Make no mistake: This was a fashion wedding. For the ceremony, the groomsmen wore custom Loewe suits. Their satin lapels were adjusted with handmade pins. Mr. Katz wore a marijuana leaf and Mr. Jacobson an anthurium, inspired from Loewe’s spring-summer 2023 collection. The anthurium broke when Mr. Jacobson hugged Mr. Katz very tightly at the end of the ceremony.
The pair later changed into botanical button-down shirts, also by Loewe, printed with artwork by Erwan Frotin.
“I wanted fans, buffoons,” Mr. Katz said.
Guests were wrapped in designer clothes, including former “Real Housewives of New York City” cast member Dorinda Medley, who hung layers of Chanel pearls around her neck and a Saint Laurent tuxedo jacket over her shoulders. During the cocktail hour, he offered the following marriage advice, paraphrasing a line attributed—perhaps dubiously—to author Susan Sontag: “Love is friendship on fire.”

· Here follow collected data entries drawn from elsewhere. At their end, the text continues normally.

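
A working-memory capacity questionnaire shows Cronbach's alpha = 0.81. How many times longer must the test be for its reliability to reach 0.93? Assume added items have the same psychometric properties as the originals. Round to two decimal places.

3.12

n = 0.93(1 − 0.81) / [0.81(1 − 0.93)]
n = 0.1767 / 0.0567 ≈ 3.1164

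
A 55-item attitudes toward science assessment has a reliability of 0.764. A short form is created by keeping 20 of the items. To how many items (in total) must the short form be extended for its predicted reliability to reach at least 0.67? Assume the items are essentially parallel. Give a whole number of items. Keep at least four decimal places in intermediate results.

First, r for the 20-item form: n = 20/55 = 0.3636, so r_20 = 0.3636·0.764/(1 + (0.3636 − 1)·0.764) = 0.5407
Length factor from the short form to reach 0.67: n' = 0.67(1 − 0.5407) / [0.5407(1 − 0.67)] ≈ 1.7246
Total items = 1.7246 × 20 = 34.49, rounded up to 35.

35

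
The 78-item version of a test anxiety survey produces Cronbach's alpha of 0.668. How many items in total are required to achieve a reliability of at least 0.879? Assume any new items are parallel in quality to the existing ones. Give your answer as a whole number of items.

282

Rearranging the Spearman-Brown formula for n,
n = r_target (1 − r_old) / [ r_old (1 − r_target) ]
n = [0.879 × 0.332] / [0.668 × 0.121]
  = 0.291828 / 0.080828 = 3.6105
Items needed = n × 78 = 3.6105 × 78 ≈ 281.62 → round up to 282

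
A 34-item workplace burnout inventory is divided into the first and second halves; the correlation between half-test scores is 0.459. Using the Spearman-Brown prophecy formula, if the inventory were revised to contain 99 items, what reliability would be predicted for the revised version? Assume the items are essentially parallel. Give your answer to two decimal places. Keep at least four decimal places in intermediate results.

0.83

Spearman-Brown correction (n = 2): r_full = 2·0.459/(1 + 0.459) = 0.6292
Then adjust to 99 items: n = 99/34 = 2.9118
r_new = n·r_full / (1 + (n − 1)·r_full) = 1.8321 / 2.2029 ≈ 0.8317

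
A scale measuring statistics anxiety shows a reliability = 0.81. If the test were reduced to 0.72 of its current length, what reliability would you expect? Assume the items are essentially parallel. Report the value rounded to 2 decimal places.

r_new = 0.72·0.81 / [1 + (0.72 − 1)·0.81]
     = 0.5832 / 0.7732 = 0.7543

0.75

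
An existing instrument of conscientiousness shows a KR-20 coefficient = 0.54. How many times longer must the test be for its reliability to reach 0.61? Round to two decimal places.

1.33

n = [0.61 × 0.46] / [0.54 × 0.39]
n = 0.2806 / 0.2106 ≈ 1.3324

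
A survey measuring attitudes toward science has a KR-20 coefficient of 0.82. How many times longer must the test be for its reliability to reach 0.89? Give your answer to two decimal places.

Rearranging the Spearman-Brown formula for n,
n = r_target (1 − r_old) / [ r_old (1 − r_target) ]
n = [0.89 × 0.18] / [0.82 × 0.11]
n = 0.1602 / 0.0902 ≈ 1.7761

1.78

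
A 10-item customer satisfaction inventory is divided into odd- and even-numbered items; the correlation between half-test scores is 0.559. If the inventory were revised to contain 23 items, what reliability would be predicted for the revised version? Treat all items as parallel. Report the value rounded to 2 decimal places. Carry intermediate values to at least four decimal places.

0.85

First correct the split-half correlation to full-test reliability: r_full = 2 × 0.559 / (1 + 0.559) ≈ 0.7171
Then adjust to 23 items: n = 23/10 = 2.3000
r_new = n·r_full / (1 + (n − 1)·r_full) = 1.6493 / 1.9322 ≈ 0.8536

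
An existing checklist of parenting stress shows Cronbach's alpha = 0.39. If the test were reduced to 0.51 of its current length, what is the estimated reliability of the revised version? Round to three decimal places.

Apply the Spearman-Brown prophecy formula, r' = nr / [1 + (n − 1)r]:
r_new = 0.51·0.39 / [1 + (0.51 − 1)·0.39]
r_new = 0.1989 / 0.8089 ≈ 0.2459

0.246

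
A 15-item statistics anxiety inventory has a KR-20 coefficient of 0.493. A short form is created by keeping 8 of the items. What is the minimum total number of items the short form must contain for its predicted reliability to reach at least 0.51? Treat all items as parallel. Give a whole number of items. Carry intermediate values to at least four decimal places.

First, r for the 8-item form: n = 8/15 = 0.5333, so r_8 = 0.5333·0.493/(1 + (0.5333 − 1)·0.493) = 0.3415
Length factor from the short form to reach 0.51: n' = 0.51(1 − 0.3415) / [0.3415(1 − 0.51)] ≈ 2.0070
Items = 2.0070 × 8 ≈ 16.06 → 17

17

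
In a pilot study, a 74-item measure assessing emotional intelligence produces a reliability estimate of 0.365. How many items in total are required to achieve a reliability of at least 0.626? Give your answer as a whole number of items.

Rearranging the Spearman-Brown formula for n,
n = r_target (1 − r_old) / [ r_old (1 − r_target) ]
n = 0.626(1 − 0.365) / [0.365(1 − 0.626)]
n = 0.397510 / 0.136510 ≈ 2.9119
2.9119 × 74 = 215.48 → 216 items

216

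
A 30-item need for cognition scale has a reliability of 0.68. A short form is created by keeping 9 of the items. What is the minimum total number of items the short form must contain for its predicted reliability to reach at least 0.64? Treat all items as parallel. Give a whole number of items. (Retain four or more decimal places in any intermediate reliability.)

26

First, r for the 9-item form: n = 9/30 = 0.3000, so r_9 = 0.3000·0.68/(1 + (0.3000 − 1)·0.68) = 0.3893
Length factor from the short form to reach 0.64: n' = 0.64(1 − 0.3893) / [0.3893(1 − 0.64)] ≈ 2.7888
Items = 2.7888 × 9 ≈ 25.10 → 26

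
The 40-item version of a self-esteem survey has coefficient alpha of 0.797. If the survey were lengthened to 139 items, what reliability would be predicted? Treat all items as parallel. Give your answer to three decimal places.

The new length is 139/40 = 3.475 times the old.
By Spearman-Brown, r_new = n r / (1 + (n − 1) r).
r_new = 3.475·0.797 / [1 + (3.475 − 1)·0.797]
r_new = 2.7696 / 2.9726 ≈ 0.9317

0.932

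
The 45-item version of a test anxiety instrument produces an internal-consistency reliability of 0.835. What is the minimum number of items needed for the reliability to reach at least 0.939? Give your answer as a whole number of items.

n = 0.939(1 − 0.835) / [0.835(1 − 0.939)]
n = 0.154935 / 0.050935 ≈ 3.0418
So the test needs 3.0418 × 45 ≈ 136.88 items; rounding up, 137.

137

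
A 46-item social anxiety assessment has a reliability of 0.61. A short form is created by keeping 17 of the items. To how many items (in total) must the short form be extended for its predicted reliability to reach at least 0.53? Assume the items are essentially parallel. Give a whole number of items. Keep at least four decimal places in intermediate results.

34

Short-form reliability: n = 17/46 = 0.3696; r_17 = n·r/(1+(n−1)r) ≈ 0.3663
Then solve for n' with r_old = 0.3663, r_target = 0.53: n' = 0.53(1 − 0.3663)/[0.3663(1 − 0.53)] = 1.9509
Items = 1.9509 × 17 ≈ 33.17 → 34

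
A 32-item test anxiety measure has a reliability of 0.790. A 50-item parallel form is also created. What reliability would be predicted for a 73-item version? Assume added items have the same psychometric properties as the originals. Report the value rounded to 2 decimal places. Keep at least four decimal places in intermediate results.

The 50-item form is not needed; work directly from the 32-item form with n = 73/32 = 2.2812.
r_{73} = n·r / (1 + (n − 1)·r) = 1.8021 / 2.0121 ≈ 0.8956

0.90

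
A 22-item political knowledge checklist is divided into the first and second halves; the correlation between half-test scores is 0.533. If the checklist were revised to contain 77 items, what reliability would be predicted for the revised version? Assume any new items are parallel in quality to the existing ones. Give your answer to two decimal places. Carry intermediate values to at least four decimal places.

0.89

Full-test reliability from the split-half r: r_full = 2(0.533)/(1 + 0.533) = 0.6954
Length factor from 22 to 77 items: n = 77/22 = 3.5000
r_new = n·r_full / (1 + (n − 1)·r_full) = 2.4339 / 2.7385 ≈ 0.8888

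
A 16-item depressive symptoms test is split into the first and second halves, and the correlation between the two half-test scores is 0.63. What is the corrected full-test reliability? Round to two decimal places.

The full test is twice the length of either half (n = 2).
r_full = 2r_hh / (1 + r_hh) = 2 × 0.63 / (1 + 0.63)
       = 1.2600 / 1.6300 = 0.7730

0.77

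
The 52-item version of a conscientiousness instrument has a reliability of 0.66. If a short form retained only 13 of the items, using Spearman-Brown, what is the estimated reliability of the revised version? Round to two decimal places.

0.33

The new length is 13/52 = 0.25 times the old.
r_new = 0.25·0.66 / [1 + (0.25 − 1)·0.66]
r_new = 0.1650 / 0.5050 ≈ 0.3267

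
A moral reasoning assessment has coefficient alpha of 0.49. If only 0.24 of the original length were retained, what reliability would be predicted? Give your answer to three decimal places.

Spearman-Brown: r_new = n·r / (1 + (n − 1)·r)
r_new = 0.24·0.49 / [1 + (0.24 − 1)·0.49]
r_new = 0.1176 / 0.6276 ≈ 0.1874

0.187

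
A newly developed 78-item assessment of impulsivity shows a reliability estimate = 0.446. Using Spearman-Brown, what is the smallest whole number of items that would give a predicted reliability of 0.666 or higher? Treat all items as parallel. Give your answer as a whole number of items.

n = 0.666(1 − 0.446) / [0.446(1 − 0.666)]
n = 0.368964 / 0.148964 ≈ 2.4769
Items needed = n × 78 = 2.4769 × 78 ≈ 193.20 → round up to 194

194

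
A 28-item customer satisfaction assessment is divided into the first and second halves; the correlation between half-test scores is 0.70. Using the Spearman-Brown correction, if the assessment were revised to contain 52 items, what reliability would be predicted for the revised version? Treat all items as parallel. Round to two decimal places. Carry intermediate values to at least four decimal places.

0.90

Full-test reliability from the split-half r: r_full = 2(0.70)/(1 + 0.70) = 0.8235
Then adjust to 52 items: n = 52/28 = 1.8571
r_new = n·r_full / (1 + (n − 1)·r_full) = 1.5293 / 1.7058 ≈ 0.8965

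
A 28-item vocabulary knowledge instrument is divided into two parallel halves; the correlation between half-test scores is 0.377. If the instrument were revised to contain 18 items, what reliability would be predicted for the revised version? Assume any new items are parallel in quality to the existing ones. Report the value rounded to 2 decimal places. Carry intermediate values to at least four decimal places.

0.44

Spearman-Brown correction (n = 2): r_full = 2·0.377/(1 + 0.377) = 0.5476
Then adjust to 18 items: n = 18/28 = 0.6429
r_new = n·r_full / (1 + (n − 1)·r_full) = 0.3521 / 0.8045 ≈ 0.4377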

“It’s friendship on steroids,” said the TV star. “You have to have a kind of deep-seeded, loving, trusting friendship.”
Laughter also helps. Before the ceremony, Mr. Jacobson recalled, he and Mr. Katz were taking portraits on the pier when a goose passed by. Was it fate? The serenity;
In a photograph taken at the time, Mr Jacobson looks towards the goose, leaning slightly towards it. Mr. Katz holds him, smiling in disbelief at the camera.
“Evan got a bit scared because he started whistling at us,” Mr Jacobson said.
On this day
when April 20, 2024
Where Stream at Pier 59 in Manhattan’s Chelsea neighborhood.

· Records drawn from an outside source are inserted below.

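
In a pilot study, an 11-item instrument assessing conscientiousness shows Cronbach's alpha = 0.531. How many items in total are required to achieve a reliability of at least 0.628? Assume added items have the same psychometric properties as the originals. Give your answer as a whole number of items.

Rearranging the Spearman-Brown formula for n,
n = r*(1 − r) / [ r (1 − r*) ]
n = 0.628(1 − 0.531) / [0.531(1 − 0.628)]
  = 0.294532 / 0.197532 = 1.4911
1.4911 × 11 = 16.40 → 17 items

17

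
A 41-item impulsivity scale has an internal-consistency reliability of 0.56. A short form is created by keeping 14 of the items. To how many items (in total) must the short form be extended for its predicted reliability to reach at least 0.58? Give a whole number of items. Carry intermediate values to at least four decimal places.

Short-form reliability: n = 14/41 = 0.3415; r_14 = n·r/(1+(n−1)r) ≈ 0.3030
Then solve for n' with r_old = 0.3030, r_target = 0.58: n' = 0.58(1 − 0.3030)/[0.3030(1 − 0.58)] = 3.1766
Total items = 3.1766 × 14 = 44.47, rounded up to 45.

45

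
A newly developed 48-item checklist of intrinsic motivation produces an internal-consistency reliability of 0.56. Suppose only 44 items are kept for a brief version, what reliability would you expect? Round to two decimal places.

0.54

Length ratio n = 44/48 = 0.9167
r_new = (0.9167 × 0.56) / (1 + (0.9167 − 1) × 0.56)
r_new = 0.5134 / 0.9534 ≈ 0.5385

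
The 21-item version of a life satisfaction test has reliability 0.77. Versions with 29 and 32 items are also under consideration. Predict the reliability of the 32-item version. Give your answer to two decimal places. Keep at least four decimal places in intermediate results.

The 29-item form is not needed; work directly from the 21-item form with n = 32/21 = 1.5238.
r_{32} = n·r / (1 + (n − 1)·r) = 1.1733 / 1.4033 ≈ 0.8361

0.84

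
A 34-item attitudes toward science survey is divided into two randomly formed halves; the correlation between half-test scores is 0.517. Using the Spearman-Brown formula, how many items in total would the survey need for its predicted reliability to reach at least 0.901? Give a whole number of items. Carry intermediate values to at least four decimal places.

145

r_full = 2(0.517)/(1 + 0.517) = 0.6816
Solve Spearman-Brown for n: n = 0.901(1 − 0.6816) / [0.6816(1 − 0.901)] = 4.2514
Items = 4.2514 × 34 ≈ 144.55 → 145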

In Remembrance Many tributes were made to Mr. Katz’s father, Gary Katz, who died in January 2023. The pennies were placed above the wedding programs. Since his death, when Mr. Katz met pennies on the ground, he felt as if his father was with him.
Perks of the job(s) Mr. Katz works full-time on digital strategy at Warner Music, but also contributes to the content platforms of luxury fashion brand Loewe. As a gift, Loewe provided 258 candles, which were stored in the couple’s apartment until the wedding and generously spread around the event venue.

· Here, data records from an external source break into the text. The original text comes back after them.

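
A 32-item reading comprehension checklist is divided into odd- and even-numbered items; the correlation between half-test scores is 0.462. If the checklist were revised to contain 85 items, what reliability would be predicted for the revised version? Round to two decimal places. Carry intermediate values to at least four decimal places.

0.82

Spearman-Brown correction (n = 2): r_full = 2·0.462/(1 + 0.462) = 0.6320
Then adjust to 85 items: n = 85/32 = 2.6562
r_new = n·r_full / (1 + (n − 1)·r_full) = 1.6787 / 2.0467 ≈ 0.8202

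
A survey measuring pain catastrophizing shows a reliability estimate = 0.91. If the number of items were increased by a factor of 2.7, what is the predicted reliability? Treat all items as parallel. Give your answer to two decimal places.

0.96

r_new = 2.7·0.91 / [1 + (2.7 − 1)·0.91]
     = 2.4570 / 2.5470 = 0.9647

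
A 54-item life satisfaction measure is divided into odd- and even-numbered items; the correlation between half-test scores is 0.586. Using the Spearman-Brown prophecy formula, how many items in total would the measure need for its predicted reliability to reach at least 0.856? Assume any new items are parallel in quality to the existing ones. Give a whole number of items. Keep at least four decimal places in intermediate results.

Corrected full-test reliability: r_full = 2 × 0.586 / (1 + 0.586) ≈ 0.7390
n = r_tgt(1 − r_full) / [r_full(1 − r_tgt)] = 0.856 × 0.2610 / (0.7390 × 0.144) ≈ 2.0995
Items = 2.0995 × 54 ≈ 113.37 → 114

114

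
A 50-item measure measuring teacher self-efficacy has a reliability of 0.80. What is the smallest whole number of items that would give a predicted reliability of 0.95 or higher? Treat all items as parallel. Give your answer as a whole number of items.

Rearranging the Spearman-Brown formula for n,
n = r*(1 − r) / [ r (1 − r*) ]
n = [0.95 × 0.20] / [0.80 × 0.05]
n = 0.1900 / 0.0400 ≈ 4.7500
So the test needs 4.7500 × 50 ≈ 237.50 items; rounding up, 238.

238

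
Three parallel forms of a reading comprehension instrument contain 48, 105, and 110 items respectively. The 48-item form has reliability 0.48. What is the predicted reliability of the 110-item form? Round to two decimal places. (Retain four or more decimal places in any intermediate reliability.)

0.68

Only the ratio of lengths matters: n = 110/48 = 2.2917
r_{110} = n·r / (1 + (n − 1)·r) = 1.1000 / 1.6200 ≈ 0.6790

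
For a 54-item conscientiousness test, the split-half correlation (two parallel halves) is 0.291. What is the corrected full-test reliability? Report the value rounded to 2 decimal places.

Each half is half the length of the full test, so the full test is n = 2 times a half.
r_full = 2r_hh / (1 + r_hh) = 2 × 0.291 / (1 + 0.291)
r_full = 0.5820 / 1.2910 ≈ 0.4508

0.45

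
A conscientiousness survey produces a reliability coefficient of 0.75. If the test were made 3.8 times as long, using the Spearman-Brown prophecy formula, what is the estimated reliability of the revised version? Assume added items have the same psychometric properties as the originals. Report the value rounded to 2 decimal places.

0.92

r_new = 3.8·0.75 / [1 + (3.8 − 1)·0.75]
     = 2.8500 / 3.1000 = 0.9194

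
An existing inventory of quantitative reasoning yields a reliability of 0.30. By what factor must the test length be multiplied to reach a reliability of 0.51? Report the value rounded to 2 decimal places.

Invert Spearman-Brown to solve for n:
n = r*(1 − r) / [ r (1 − r*) ]
n = [0.51 × 0.70] / [0.30 × 0.49]
  = 0.3570 / 0.1470 = 2.4286

2.43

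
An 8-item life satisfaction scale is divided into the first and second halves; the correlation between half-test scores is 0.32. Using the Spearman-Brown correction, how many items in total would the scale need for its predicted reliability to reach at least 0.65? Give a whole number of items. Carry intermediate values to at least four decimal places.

16

Corrected full-test reliability: r_full = 2 × 0.32 / (1 + 0.32) ≈ 0.4848
n = r_tgt(1 − r_full) / [r_full(1 − r_tgt)] = 0.65 × 0.5152 / (0.4848 × 0.35) ≈ 1.9736
Items = 1.9736 × 8 ≈ 15.79 → 16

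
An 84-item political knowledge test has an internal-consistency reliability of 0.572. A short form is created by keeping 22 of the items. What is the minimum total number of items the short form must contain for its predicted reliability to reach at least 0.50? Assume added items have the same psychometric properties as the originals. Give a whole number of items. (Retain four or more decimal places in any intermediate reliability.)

Short-form reliability: n = 22/84 = 0.2619; r_22 = n·r/(1+(n−1)r) ≈ 0.2593
Then solve for n' with r_old = 0.2593, r_target = 0.50: n' = 0.50(1 − 0.2593)/[0.2593(1 − 0.50)] = 2.8565
Total items = 2.8565 × 22 = 62.84, rounded up to 63.

63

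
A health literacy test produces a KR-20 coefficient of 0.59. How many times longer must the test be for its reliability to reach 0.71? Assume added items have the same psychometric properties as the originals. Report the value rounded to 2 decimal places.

1.70

n = 0.71 × (1 − 0.59) / [ 0.59 × (1 − 0.71) ]
n = 0.2911 / 0.1711 ≈ 1.7013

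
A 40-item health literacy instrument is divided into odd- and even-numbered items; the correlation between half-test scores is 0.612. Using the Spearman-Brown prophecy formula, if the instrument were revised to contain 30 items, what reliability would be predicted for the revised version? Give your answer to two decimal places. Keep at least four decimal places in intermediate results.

First correct the split-half correlation to full-test reliability: r_full = 2 × 0.612 / (1 + 0.612) ≈ 0.7593
Length factor from 40 to 30 items: n = 30/40 = 0.7500
r_new = n·r_full / (1 + (n − 1)·r_full) = 0.5695 / 0.8102 ≈ 0.7029

0.70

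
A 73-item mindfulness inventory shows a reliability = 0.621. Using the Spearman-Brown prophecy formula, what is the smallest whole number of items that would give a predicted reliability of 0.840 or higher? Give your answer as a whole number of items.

234

Rearranging the Spearman-Brown formula for n,
n = r_target (1 − r_old) / [ r_old (1 − r_target) ]
n = [0.840 × 0.379] / [0.621 × 0.160]
n = 0.318360 / 0.099360 ≈ 3.2041
So the test needs 3.2041 × 73 ≈ 233.90 items; rounding up, 234.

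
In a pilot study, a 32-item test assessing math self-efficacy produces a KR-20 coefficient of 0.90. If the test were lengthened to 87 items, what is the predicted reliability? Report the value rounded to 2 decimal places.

Length ratio n = 87/32 = 2.7188
By Spearman-Brown, r_new = n r / (1 + (n − 1) r).
r_new = 2.7188·0.90 / [1 + (2.7188 − 1)·0.90]
r_new = 2.4469 / 2.5469 ≈ 0.9607

0.96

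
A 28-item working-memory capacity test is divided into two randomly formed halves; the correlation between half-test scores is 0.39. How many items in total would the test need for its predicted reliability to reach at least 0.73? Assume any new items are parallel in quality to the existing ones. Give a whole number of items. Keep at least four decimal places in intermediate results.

r_full = 2(0.39)/(1 + 0.39) = 0.5612
Solve Spearman-Brown for n: n = 0.73(1 − 0.5612) / [0.5612(1 − 0.73)] = 2.1140
Required items = 2.1140 × 28 = 59.19, so 60 items.

60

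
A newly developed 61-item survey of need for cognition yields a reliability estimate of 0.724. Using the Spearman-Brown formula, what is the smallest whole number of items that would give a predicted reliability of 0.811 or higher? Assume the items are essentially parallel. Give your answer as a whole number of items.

n = 0.811(1 − 0.724) / [0.724(1 − 0.811)]
  = 0.223836 / 0.136836 = 1.6358
So the test needs 1.6358 × 61 ≈ 99.78 items; rounding up, 100.

100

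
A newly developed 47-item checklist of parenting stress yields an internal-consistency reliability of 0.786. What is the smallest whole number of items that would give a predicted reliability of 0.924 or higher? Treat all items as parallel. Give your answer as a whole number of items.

156

Rearranging the Spearman-Brown formula for n,
n = r*(1 − r) / [ r (1 − r*) ]
n = [0.924 × 0.214] / [0.786 × 0.076]
n = 0.197736 / 0.059736 ≈ 3.3102
Items needed = n × 47 = 3.3102 × 47 ≈ 155.58 → round up to 156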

Mr. Jacobson, who loves spreadsheets, estimated that the candles, which start at $120 for the smallest size on the brand’s website, weighed about 300 pounds in total. Aromas included marijuana, cucumber, honeysuckle, mushroom, hazelnut and oregano. Guests joked about being robbed at the end of the night – some were more serious than others. Other brand gifts included cannabis joints (from Edie Parker), custom-wrapped chocolate bars (from Tony’s Chocolonely) and boxed water.
2D VIP Posing with guests throughout the night in the photo booth was a life-size cardboard version of Buffy the Vampire Slayer that Mr. Katz has had since he was a child. In 2022, he wrote a book for the TV show.